The challenge to find appropriate reviewers can be more acute in niche subjects where it may be difficult to find two independent reviewers without a conflict of interest.

7 The impact of IT and greater use of online resources on the peer review process

7.1 This has enabled us to keep pace with the growth in submission as outlined above. Nearly all of our 1500 journals use online peer review systems.

8 Possible alternatives to peer review

8.1 Most of our journals employ single blind review but we monitor closely experience with double-blind review and open peer review. One of our learned society partners (EMBO) is also developing a more transparent approach.

Evidence for the efficacy and usefulness of post-publication comment is not yet convincing, both in terms of the quantity and quality of such comments, although we expect to see links to blogs and other post-publication comments as standard practice, and our systems and processes will accommodate this if the academic and professional communities whom we serve want it.
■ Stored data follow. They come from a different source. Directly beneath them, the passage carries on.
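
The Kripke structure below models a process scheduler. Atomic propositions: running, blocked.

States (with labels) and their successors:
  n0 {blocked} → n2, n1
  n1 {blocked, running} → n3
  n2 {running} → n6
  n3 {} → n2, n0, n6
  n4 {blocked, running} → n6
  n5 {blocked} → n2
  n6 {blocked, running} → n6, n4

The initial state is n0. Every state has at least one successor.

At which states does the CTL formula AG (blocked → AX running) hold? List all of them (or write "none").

{n2, n4, n5, n6}

States satisfying blocked → AX running: {n0, n2, n3, n4, n5, n6}.
States satisfying AG (blocked → AX running): {n2, n4, n5, n6}.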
Post-publication comment is likely to be a supplement to pre-publication review rather than a substitute for it.

The real challenge is how to deal with the growth in research data that sits behind the journal article. Policies for data curation and sharing are emerging but there is no related peer review process or quality control.

Conclusion

Peer review depends on the voluntary support of the research community. The Ware survey indicated largely altruistic explanations for their support. The most popular reason was "to play your part as a member of the academic community", followed by "to enjoy being able to improve the paper", and "enjoy seeing new work ahead of publication". The second and third explanations indicate why pre-publication peer review as opposed, say, post-publication comment dominates the publishing process. Researchers like to be involved before publication in producing a better paper. It is our job as publishers to enable reviewers to carry out their task as efficiently as possible. We do this by investing in the appropriate technology, working closely with editors, supporting and implementing the guidelines from COPE and never taking our reviewers for granted.